Buprenorphine, marketed under the name Suboxone, is available for addiction treatment. But an analysis published this year found that fewer than a third of certified physicians surveyed were giving patients the drug.

Many doctors who don’t prescribe buprenorphine said they were wary of working with addicts without a more robust system of counseling and social assistance.

“It’s really a crisis,” said Dr. Roger Rosenblatt, an author of the study and associate director of the University of Washington’s Rural/Underserved Opportunities Program. “People are suffering, people are dying, and we have the therapy for it.”

Only 10 to 20 percent of people who need some form of addiction treatment are getting it, said Dr. Charissa Fotinos, deputy chief medical officer for the Washington State Health Care Authority.

Like methadone, “bupe,” as it is sometimes called, blocks symptoms of withdrawal and craving, and it helps users avoid the temptation to relapse. The risk of overdosing on bupe is much lower than on methadone. And while methadone must be administered at a clinic, buprenorphine can be prescribed for use at home.

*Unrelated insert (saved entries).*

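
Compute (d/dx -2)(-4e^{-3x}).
20 e^{- 3 x}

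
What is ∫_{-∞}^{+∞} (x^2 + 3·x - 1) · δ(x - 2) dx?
9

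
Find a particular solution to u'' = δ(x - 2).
\frac{|x - 2|}{2}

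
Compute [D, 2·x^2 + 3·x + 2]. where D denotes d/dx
4 x + 3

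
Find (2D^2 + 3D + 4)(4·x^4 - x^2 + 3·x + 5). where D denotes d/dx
16 x^{4} + 48 x^{3} + 92 x^{2} + 6 x + 25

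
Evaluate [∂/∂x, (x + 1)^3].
3 \left(x + 1\right)^{2}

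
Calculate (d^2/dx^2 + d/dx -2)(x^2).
- 2 x^{2} + 2 x + 2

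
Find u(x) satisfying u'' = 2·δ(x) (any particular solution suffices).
|x|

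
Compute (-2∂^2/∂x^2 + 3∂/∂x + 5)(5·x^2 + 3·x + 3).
25 x^{2} + 45 x + 4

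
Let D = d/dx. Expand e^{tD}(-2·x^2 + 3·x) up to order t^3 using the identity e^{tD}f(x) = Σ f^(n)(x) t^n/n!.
- 2 t^{2} - t \left(4 x - 3\right) - 2 x^{2} + 3 x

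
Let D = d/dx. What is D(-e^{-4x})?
4 e^{- 4 x}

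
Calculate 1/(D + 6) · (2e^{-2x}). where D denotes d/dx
\frac{e^{- 2 x}}{2}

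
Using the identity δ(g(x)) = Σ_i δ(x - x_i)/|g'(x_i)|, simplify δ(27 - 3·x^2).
\frac{\delta(x - 3) + \delta(x + 3)}{18}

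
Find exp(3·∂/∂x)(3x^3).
3 x^{3} + 27 x^{2} + 81 x + 81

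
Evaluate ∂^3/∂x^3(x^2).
0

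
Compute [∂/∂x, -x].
-1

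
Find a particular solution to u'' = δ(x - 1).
\frac{|x - 1|}{2}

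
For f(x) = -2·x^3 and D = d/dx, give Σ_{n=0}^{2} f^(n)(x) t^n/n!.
2 x \left(- 3 t^{2} - 3 t x - x^{2}\right)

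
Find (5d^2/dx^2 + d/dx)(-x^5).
5 x^{3} \left(- x - 20\right)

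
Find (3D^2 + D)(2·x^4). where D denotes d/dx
8 x^{2} \left(x + 9\right)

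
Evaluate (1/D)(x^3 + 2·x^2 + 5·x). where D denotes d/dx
\frac{x^{4}}{4} + \frac{2 x^{3}}{3} + \frac{5 x^{2}}{2}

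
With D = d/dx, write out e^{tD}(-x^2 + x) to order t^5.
- t^{2} - t \left(2 x - 1\right) - x^{2} + x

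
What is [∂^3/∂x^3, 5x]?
15\frac{d^{2}}{dx^{2}}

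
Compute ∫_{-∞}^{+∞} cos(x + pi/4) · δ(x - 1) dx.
\cos{\left(\frac{\pi}{4} + 1 \right)}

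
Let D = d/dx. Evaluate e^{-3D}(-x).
3 - x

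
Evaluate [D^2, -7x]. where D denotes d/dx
-14D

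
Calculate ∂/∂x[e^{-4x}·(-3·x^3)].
x^{2} \left(12 x - 9\right) e^{- 4 x}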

That’s particularly helpful for young adults, who may be facing years of treatment while juggling school, work and families, said Caleb Banta-Green of the university’s Alcohol and Drug Abuse Institute. Rural residents also can benefit significantly, because most of the state’s methadone clinics are in urban areas.

“Getting to a methadone clinic every day can be a pain in the butt for a lot of people,” he said.

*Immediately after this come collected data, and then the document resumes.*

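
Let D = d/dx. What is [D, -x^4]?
- 4 x^{3}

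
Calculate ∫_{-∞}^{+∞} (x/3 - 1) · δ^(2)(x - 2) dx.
0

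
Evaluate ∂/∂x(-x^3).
- 3 x^{2}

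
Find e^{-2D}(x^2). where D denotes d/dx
x^{2} - 4 x + 4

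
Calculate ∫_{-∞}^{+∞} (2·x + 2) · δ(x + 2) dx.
-2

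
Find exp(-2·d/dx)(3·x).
3 x - 6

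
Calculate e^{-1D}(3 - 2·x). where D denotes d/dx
5 - 2 x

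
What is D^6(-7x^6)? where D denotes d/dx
-5040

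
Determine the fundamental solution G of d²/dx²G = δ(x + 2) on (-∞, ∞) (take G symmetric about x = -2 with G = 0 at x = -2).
\frac{|x + 2|}{2}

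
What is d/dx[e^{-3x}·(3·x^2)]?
3 x \left(2 - 3 x\right) e^{- 3 x}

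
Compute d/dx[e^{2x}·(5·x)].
\left(10 x + 5\right) e^{2 x}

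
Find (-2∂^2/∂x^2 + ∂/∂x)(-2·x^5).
10 x^{3} \left(8 - x\right)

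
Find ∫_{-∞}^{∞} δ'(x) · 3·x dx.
-3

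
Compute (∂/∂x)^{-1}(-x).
- \frac{x^{2}}{2}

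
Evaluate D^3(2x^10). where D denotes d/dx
1440 x^{7}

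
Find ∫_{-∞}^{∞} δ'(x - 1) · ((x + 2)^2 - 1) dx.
-6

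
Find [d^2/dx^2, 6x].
12\frac{d}{dx}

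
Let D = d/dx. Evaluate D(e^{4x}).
4 e^{4 x}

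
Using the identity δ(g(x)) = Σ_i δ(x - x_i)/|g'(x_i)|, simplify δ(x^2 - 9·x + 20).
\frac{\delta(x - 4) + \delta(x - 5)}{1}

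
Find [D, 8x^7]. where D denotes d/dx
56 x^{6}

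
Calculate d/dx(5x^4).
20 x^{3}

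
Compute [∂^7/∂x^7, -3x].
-21\frac{d^{6}}{dx^{6}}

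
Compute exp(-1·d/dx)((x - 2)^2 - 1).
x^{2} - 6 x + 8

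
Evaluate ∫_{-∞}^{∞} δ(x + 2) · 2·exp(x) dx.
\frac{2}{e^{2}}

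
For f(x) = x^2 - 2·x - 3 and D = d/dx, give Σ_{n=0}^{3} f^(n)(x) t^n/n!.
t^{2} + 2 t \left(x - 1\right) + x^{2} - 2 x - 3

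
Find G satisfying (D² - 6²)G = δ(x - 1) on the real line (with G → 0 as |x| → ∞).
-\frac{e^{-6|x - 1|}}{12}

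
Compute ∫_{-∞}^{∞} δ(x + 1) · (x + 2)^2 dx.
1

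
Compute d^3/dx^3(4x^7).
840 x^{4}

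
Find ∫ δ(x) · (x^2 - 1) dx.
-1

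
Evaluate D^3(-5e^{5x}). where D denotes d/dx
- 625 e^{5 x}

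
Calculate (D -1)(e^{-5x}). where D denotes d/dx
- 6 e^{- 5 x}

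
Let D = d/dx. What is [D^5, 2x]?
10D^{4}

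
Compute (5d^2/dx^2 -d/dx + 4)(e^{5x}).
124 e^{5 x}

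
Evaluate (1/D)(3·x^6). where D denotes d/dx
\frac{3 x^{7}}{7}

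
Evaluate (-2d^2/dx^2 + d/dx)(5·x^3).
15 x \left(x - 4\right)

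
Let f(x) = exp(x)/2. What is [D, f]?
\frac{e^{x}}{2}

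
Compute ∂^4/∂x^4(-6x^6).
- 2160 x^{2}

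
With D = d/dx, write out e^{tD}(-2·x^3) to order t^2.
2 x \left(- 3 t^{2} - 3 t x - x^{2}\right)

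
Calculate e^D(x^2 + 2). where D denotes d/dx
x^{2} + 2 x + 3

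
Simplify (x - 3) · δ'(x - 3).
-\delta(x - 3)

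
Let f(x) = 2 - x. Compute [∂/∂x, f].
-1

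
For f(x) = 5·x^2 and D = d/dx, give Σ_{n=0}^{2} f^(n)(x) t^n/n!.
5 t^{2} + 10 t x + 5 x^{2}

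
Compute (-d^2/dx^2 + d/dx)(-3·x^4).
12 x^{2} \left(3 - x\right)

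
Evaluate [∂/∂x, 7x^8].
56 x^{7}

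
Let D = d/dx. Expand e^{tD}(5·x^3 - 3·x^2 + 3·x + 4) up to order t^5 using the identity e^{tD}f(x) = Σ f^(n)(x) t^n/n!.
5 t^{3} + t^{2} \left(15 x - 3\right) + 3 t \left(5 x^{2} - 2 x + 1\right) + 5 x^{3} - 3 x^{2} + 3 x + 4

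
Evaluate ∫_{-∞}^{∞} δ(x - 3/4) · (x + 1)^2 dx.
\frac{49}{16}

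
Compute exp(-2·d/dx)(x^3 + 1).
x^{3} - 6 x^{2} + 12 x - 7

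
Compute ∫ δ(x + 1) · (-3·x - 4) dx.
-1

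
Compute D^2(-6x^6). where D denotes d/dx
- 180 x^{4}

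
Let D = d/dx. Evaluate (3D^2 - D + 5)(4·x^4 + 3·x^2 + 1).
20 x^{4} - 16 x^{3} + 159 x^{2} - 6 x + 23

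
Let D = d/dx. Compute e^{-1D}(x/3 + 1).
\frac{x}{3} + \frac{2}{3}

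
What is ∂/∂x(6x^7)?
42 x^{6}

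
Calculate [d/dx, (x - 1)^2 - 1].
2 x - 2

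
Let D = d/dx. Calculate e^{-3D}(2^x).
2^{x - 3}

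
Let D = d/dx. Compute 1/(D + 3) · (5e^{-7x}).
- \frac{5 e^{- 7 x}}{4}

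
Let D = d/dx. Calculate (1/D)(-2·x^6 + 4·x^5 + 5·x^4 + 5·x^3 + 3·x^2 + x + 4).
- \frac{2 x^{7}}{7} + \frac{2 x^{6}}{3} + x^{5} + \frac{5 x^{4}}{4} + x^{3} + \frac{x^{2}}{2} + 4 x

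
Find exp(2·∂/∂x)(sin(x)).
\sin{\left(x + 2 \right)}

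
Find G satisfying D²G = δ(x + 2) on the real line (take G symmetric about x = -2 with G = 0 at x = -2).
\frac{|x + 2|}{2}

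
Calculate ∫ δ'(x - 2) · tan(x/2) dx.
- \frac{\tan^{2}{\left(1 \right)}}{2} - \frac{1}{2}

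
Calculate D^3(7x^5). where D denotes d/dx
420 x^{2}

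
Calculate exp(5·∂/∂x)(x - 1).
x + 4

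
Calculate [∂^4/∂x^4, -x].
-4\frac{d^{3}}{dx^{3}}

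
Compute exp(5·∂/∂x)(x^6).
x^{6} + 30 x^{5} + 375 x^{4} + 2500 x^{3} + 9375 x^{2} + 18750 x + 15625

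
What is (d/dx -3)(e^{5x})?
2 e^{5 x}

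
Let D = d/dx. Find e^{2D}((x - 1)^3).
x^{3} + 3 x^{2} + 3 x + 1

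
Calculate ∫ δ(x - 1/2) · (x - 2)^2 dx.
\frac{9}{4}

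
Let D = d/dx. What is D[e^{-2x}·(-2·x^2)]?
4 x \left(x - 1\right) e^{- 2 x}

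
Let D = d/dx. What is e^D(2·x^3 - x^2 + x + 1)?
2 x^{3} + 5 x^{2} + 5 x + 3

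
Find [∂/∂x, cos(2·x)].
- 2 \sin{\left(2 x \right)}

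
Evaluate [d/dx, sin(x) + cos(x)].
- \sin{\left(x \right)} + \cos{\left(x \right)}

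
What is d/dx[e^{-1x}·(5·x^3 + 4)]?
\left(- 5 x^{3} + 15 x^{2} - 4\right) e^{- x}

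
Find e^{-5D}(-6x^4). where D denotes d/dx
- 6 x^{4} + 120 x^{3} - 900 x^{2} + 3000 x - 3750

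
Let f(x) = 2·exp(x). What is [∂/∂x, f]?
2 e^{x}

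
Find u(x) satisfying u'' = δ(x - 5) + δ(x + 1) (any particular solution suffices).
\frac{|x - 5|}{2} + \frac{|x + 1|}{2}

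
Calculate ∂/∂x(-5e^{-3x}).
15 e^{- 3 x}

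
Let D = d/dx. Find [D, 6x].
6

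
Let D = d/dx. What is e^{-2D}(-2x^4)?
- 2 x^{4} + 16 x^{3} - 48 x^{2} + 64 x - 32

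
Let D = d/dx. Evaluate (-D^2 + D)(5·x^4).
20 x^{2} \left(x - 3\right)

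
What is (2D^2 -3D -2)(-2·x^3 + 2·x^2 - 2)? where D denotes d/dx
4 x^{3} + 14 x^{2} - 36 x + 12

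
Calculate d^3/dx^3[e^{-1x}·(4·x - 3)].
\left(15 - 4 x\right) e^{- x}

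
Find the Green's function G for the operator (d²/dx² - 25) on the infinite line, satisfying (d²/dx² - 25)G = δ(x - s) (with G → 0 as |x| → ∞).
-\frac{e^{-5|x-s|}}{10}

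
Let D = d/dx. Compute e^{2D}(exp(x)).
e^{x + 2}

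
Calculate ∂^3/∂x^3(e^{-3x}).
- 27 e^{- 3 x}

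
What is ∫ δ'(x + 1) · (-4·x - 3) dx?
4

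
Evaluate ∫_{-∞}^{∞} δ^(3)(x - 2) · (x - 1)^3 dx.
-6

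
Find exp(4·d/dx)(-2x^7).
- 2 x^{7} - 56 x^{6} - 672 x^{5} - 4480 x^{4} - 17920 x^{3} - 43008 x^{2} - 57344 x - 32768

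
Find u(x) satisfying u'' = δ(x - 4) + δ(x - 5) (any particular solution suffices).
\frac{|x - 4|}{2} + \frac{|x - 5|}{2}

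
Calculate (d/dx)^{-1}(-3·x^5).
- \frac{x^{6}}{2}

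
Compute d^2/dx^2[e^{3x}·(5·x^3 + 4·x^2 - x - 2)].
\left(45 x^{3} + 126 x^{2} + 69 x - 16\right) e^{3 x}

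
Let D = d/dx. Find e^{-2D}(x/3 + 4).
\frac{x}{3} + \frac{10}{3}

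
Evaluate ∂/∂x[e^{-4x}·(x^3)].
x^{2} \left(3 - 4 x\right) e^{- 4 x}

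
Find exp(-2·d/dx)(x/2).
\frac{x}{2} - 1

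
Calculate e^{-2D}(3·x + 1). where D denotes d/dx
3 x - 5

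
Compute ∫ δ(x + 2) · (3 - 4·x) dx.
11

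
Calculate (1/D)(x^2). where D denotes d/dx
\frac{x^{3}}{3}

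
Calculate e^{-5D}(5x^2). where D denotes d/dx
5 x^{2} - 50 x + 125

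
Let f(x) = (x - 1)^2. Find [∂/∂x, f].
2 x - 2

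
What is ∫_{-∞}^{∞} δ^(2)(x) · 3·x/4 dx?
0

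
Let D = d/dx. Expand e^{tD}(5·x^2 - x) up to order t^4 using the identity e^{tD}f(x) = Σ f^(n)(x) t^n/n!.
5 t^{2} + t \left(10 x - 1\right) + 5 x^{2} - x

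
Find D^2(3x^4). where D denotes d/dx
36 x^{2}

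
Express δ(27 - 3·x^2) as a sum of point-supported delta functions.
\frac{\delta(x - 3) + \delta(x + 3)}{18}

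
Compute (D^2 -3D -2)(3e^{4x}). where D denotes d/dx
6 e^{4 x}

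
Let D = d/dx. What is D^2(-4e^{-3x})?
- 36 e^{- 3 x}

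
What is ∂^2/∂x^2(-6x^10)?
- 540 x^{8}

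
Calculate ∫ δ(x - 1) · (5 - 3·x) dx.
2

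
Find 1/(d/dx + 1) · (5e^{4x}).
e^{4 x}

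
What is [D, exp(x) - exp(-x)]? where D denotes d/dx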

By the time Mellen decided to seek treatment, she had been shooting up for three years. “I was the worst of the worst,” she said. “At the end, I was on the street.”

She tried methadone, but it put her into a stupor. Suboxone eased the gnawing desire for heroin, and helped clear her head.

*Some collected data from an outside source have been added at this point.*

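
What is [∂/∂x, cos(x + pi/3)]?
- \sin{\left(x + \frac{\pi}{3} \right)}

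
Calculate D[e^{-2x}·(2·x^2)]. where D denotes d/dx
4 x \left(1 - x\right) e^{- 2 x}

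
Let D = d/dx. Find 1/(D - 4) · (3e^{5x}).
3 e^{5 x}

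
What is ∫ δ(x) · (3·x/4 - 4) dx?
-4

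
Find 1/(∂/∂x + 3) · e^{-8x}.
- \frac{e^{- 8 x}}{5}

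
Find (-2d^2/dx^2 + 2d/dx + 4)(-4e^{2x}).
0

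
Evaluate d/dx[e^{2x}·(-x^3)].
x^{2} \left(- 2 x - 3\right) e^{2 x}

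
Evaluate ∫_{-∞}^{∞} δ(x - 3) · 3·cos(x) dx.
3 \cos{\left(3 \right)}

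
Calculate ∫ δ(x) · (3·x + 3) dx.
3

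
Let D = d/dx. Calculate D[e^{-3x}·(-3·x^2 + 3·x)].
3 \left(3 x^{2} - 5 x + 1\right) e^{- 3 x}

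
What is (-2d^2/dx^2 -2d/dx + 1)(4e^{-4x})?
- 92 e^{- 4 x}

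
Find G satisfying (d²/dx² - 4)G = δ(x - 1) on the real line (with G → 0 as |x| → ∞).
-\frac{e^{-2|x - 1|}}{4}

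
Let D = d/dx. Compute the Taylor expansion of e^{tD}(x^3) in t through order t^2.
x \left(3 t^{2} + 3 t x + x^{2}\right)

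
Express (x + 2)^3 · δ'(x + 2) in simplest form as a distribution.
0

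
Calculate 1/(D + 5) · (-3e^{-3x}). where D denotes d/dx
- \frac{3 e^{- 3 x}}{2}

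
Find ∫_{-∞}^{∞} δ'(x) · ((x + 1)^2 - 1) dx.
-2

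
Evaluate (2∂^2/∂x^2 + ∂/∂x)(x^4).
4 x^{2} \left(x + 6\right)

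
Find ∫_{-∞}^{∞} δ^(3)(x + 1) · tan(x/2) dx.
- \tan^{2}{\left(\frac{1}{2} \right)} - \frac{1}{4} - \frac{3 \tan^{4}{\left(\frac{1}{2} \right)}}{4}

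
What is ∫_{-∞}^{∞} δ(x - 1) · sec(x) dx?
\sec{\left(1 \right)}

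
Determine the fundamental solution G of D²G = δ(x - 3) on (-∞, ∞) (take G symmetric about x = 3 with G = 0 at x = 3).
\frac{|x - 3|}{2}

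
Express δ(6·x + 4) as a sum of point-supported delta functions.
\frac{\delta(x + 2/3)}{6}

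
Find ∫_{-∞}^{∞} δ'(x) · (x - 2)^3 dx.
-12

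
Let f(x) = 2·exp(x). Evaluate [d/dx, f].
2 e^{x}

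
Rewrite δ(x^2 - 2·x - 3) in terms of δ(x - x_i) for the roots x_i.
\frac{\delta(x + 1) + \delta(x - 3)}{4}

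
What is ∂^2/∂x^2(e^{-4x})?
16 e^{- 4 x}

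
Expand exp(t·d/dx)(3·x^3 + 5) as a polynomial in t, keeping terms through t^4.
3 t^{3} + 9 t^{2} x + 9 t x^{2} + 3 x^{3} + 5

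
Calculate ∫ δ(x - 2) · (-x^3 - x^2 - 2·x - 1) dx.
-17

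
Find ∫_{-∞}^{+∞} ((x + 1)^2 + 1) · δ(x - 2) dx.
10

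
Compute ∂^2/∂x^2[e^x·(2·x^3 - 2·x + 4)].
2 x \left(x^{2} + 6 x + 5\right) e^{x}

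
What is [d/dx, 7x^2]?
14 x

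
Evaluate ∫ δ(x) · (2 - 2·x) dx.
2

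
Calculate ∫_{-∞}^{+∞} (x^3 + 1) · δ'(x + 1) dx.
-3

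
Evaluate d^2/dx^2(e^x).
e^{x}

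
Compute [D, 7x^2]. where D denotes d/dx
14 x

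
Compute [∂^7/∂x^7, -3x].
-21\frac{d^{6}}{dx^{6}}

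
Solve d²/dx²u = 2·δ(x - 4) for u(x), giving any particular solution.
|x - 4|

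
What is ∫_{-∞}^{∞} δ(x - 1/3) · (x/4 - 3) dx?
- \frac{35}{12}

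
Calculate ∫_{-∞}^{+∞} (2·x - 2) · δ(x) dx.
-2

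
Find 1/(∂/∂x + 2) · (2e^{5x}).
\frac{2 e^{5 x}}{7}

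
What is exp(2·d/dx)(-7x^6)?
- 7 x^{6} - 84 x^{5} - 420 x^{4} - 1120 x^{3} - 1680 x^{2} - 1344 x - 448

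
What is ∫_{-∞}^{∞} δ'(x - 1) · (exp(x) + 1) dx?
- e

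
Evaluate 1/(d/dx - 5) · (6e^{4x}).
- 6 e^{4 x}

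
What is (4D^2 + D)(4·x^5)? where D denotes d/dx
20 x^{3} \left(x + 16\right)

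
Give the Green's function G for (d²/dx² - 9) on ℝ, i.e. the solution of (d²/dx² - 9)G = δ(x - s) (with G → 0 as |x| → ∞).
-\frac{e^{-3|x-s|}}{6}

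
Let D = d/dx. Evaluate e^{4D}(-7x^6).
- 7 x^{6} - 168 x^{5} - 1680 x^{4} - 8960 x^{3} - 26880 x^{2} - 43008 x - 28672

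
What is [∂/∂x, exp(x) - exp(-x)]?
2 \cosh{\left(x \right)}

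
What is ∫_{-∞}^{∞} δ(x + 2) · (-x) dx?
2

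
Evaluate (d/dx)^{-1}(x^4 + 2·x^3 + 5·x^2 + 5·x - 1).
\frac{x^{5}}{5} + \frac{x^{4}}{2} + \frac{5 x^{3}}{3} + \frac{5 x^{2}}{2} - x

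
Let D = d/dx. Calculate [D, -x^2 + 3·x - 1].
3 - 2 x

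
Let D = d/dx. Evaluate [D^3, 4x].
12D^{2}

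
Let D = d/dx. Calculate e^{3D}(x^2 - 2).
x^{2} + 6 x + 7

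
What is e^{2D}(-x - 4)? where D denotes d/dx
- x - 6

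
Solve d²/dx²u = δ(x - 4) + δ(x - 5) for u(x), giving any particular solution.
\frac{|x - 4|}{2} + \frac{|x - 5|}{2}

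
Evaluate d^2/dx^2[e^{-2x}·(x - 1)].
4 \left(x - 2\right) e^{- 2 x}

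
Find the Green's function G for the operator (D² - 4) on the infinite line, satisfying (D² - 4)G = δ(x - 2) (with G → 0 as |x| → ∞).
-\frac{e^{-2|x - 2|}}{4}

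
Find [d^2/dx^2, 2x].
4\frac{d}{dx}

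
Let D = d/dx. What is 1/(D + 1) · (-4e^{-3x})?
2 e^{- 3 x}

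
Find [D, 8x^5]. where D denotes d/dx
40 x^{4}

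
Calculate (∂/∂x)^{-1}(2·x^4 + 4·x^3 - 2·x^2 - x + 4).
\frac{2 x^{5}}{5} + x^{4} - \frac{2 x^{3}}{3} - \frac{x^{2}}{2} + 4 x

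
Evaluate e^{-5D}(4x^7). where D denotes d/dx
4 x^{7} - 140 x^{6} + 2100 x^{5} - 17500 x^{4} + 87500 x^{3} - 262500 x^{2} + 437500 x - 312500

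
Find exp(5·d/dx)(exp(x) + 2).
e^{x + 5} + 2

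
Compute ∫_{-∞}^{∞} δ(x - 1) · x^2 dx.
1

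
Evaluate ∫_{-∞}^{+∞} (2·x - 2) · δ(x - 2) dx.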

“It made me myself again,” she said.

Now 26, Mellen has been on the medication for two years. She gets it from Dr. Lucinda Grande, a primary-care physician in Olympia. With a long-standing interest in chronic pain and drug abuse, Grande was eager to take the eight-hour class required of doctors who want to prescribe buprenorphine for addiction.

Grande often has to turn patients away. “I just feel so guilty because somebody might be a good candidate, and they really need this drug, but I can’t take them.”

The Affordable Care Act requires Medicaid and most private insurance to cover substance-abuse treatment. That includes buprenorphine, which can cost $300 a month or more.

But many physicians don’t want to work with addicts or add a new type of treatment to their already-busy practices. None of Grande’s five partners at Pioneer Family Practice decided to prescribe buprenorphine.

“It’s a very demanding group of patients,” said Dr. Edward Cates, one of those partners. He also worries that the benefits of the medication have been exaggerated.

Clinical trials show that buprenorphine is slightly less effective than methadone in eliminating opioid abuse. Like methadone, it can also be dangerous.

The drug is an opioid and can generate a high in people who aren’t regular users. It has become part of the illegal drug market — diverted by unscrupulous patients and purchased by recreational drug users and addicts who can’t get a prescription. Buprenorphine has also been linked to several hundred overdose deaths nationwide. In most cases, though, the victims had ingested several different drugs.

“I’m not trying to undersell its risks,” Banta-Green said. “But I personally don’t have any doubts that the benefits outweigh the risks.”

Addiction is a chronic, relapsing condition, and many people have to go through multiple cycles of treatment before it sticks, Banta-Green said. But decades of studies show that maintenance medication, like methadone and buprenorphine, is the most powerful tool available to help users stay off heroin and related drugs.

Meanwhile, health experts also hope to raise awareness of an antidote that could reduce the number of overdose deaths in the state if administered quickly.

Naloxone, sold under the trade name Narcan, can save people who take too much heroin, methadone or prescription pain pills.

Some ambulance crews carry the drug, and several pharmacies around the state stock a nasal-spray version. It’s available without a doctor’s visit to opiate users and their friends and families.